Pronostico Portogallo-Spagna: Roja favorita in un derby iberico da dentro o fuori

Il pronostico di Portogallo-Spagna pende leggermente dalla parte della Roja, anche se l’equilibrio resta altissimo. Si tratta di uno degli ottavi di finale più affascinanti dei Mondiali 2026, una sfida tra due nazionali che amano controllare il pallone e costruire gioco attraverso la qualità del centrocampo.

La Spagna arriva alla partita con una difesa ancora imbattuta nel torneo, ma ad Arlington affronterà il test più difficile del suo Mondiale. Il Portogallo ha talento, esperienza e giocatori in grado di cambiare il match in ogni momento, da Cristiano Ronaldo a Bruno Fernandes, passando per Bernardo Silva, Rafael Leão e Vitinha.

La chiave sarà probabilmente in mezzo al campo. Entrambe le squadre viaggiano con una media di possesso superiore al 60% in questi Mondiali, motivo per cui il controllo del ritmo può diventare decisivo. Chi riuscirà a imporre la propria circolazione, limitare le transizioni avversarie e vincere i duelli nella zona centrale avrà un vantaggio importante.

Il Portogallo, però, ha mostrato qualche fragilità in più nel percorso a eliminazione diretta, soffrendo molto contro la Croazia. La Spagna, al contrario, ha dato l’impressione di essere più equilibrata, più ordinata e più solida nella gestione dei momenti della partita. La difesa della Roja ha concesso pochissimo finora e può diventare il fattore decisivo anche contro Ronaldo e compagni.

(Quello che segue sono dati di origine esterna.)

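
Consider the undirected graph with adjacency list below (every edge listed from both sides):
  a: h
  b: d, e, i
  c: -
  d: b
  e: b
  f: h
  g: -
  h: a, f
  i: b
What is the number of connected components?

4

Component: {c}
Component: {g}
Component: {a, f, h}
Component: {b, d, e, i}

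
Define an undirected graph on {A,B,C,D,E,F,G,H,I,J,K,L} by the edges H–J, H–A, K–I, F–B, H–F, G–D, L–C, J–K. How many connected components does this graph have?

Component: {E}
Component: {C, L}
Component: {D, G}
Component: {A, B, F, H, I, J, K}

4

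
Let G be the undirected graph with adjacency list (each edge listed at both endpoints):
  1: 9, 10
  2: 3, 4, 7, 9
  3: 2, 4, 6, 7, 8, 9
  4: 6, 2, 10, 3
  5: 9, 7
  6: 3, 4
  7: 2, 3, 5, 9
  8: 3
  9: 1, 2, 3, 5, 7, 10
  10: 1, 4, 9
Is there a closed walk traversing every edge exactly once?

Degrees: 1:2, 2:4, 3:6, 4:4, 5:2, 6:2, 7:4, 8:1, 9:6, 10:3
Vertices with odd degree: 8, 10. An Eulerian circuit requires all degrees even.

No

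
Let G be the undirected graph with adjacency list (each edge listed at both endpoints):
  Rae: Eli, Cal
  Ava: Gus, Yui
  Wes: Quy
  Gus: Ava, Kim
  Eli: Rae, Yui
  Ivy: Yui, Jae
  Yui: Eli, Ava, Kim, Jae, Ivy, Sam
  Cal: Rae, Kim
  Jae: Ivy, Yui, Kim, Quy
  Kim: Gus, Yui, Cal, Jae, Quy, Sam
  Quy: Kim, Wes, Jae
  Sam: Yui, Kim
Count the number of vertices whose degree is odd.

Degrees: Rae:2, Ava:2, Wes:1, Gus:2, Eli:2, Ivy:2, Yui:6, Cal:2, Jae:4, Kim:6, Quy:3, Sam:2
Odd-degree vertices: Wes, Quy.

2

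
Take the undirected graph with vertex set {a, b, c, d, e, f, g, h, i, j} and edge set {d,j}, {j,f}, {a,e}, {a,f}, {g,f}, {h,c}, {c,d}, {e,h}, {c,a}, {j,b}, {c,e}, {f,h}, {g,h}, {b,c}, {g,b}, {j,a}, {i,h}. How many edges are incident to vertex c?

Neighbors of c: a, b, d, e, h.

5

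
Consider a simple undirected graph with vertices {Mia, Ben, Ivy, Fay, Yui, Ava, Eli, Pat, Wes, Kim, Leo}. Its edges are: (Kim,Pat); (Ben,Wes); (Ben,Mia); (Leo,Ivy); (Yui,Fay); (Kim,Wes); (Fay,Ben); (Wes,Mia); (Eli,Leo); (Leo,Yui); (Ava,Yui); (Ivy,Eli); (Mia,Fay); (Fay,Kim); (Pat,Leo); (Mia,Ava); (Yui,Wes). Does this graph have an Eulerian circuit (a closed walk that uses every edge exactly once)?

Degrees: Mia:4, Ben:3, Ivy:2, Fay:4, Yui:4, Ava:2, Eli:2, Pat:2, Wes:4, Kim:3, Leo:4
Ben, Kim have odd degree; an Eulerian circuit needs every degree to be even, so none exists.

No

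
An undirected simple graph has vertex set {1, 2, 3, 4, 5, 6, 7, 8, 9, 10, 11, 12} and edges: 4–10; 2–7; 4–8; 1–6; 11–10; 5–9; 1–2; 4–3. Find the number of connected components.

Component: {12}
Component: {5, 9}
Component: {1, 2, 6, 7}
Component: {3, 4, 8, 10, 11}

4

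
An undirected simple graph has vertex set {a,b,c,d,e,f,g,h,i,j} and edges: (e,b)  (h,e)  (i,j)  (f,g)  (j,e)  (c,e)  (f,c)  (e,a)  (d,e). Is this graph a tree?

|V| = 10, |E| = 9.
It is connected with exactly 9 edges, hence acyclic — it is a tree.

Yes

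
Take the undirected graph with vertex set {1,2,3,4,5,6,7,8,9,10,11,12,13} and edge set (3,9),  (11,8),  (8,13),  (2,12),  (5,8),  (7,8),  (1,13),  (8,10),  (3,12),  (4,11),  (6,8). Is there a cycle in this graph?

No

|V| = 13, |E| = 11, number of components = 2.
A forest on 13 vertices with 2 components has exactly 11 edges, which matches — so no cycle.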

Il derby iberico promette tensione, qualità e pochi margini di errore. Il Portogallo può trovare il gol grazie alla qualità dei suoi interpreti offensivi, ma la Spagna sembra avere qualcosa in più per continuità, struttura e compattezza.

Pronostico Portogallo-Spagna: 1-2

La Roja parte leggermente favorita e può conquistare l’accesso ai quarti di finale, spegnendo il sogno mondiale di Cristiano Ronaldo e confermando la propria candidatura tra le grandi pretendenti al titolo.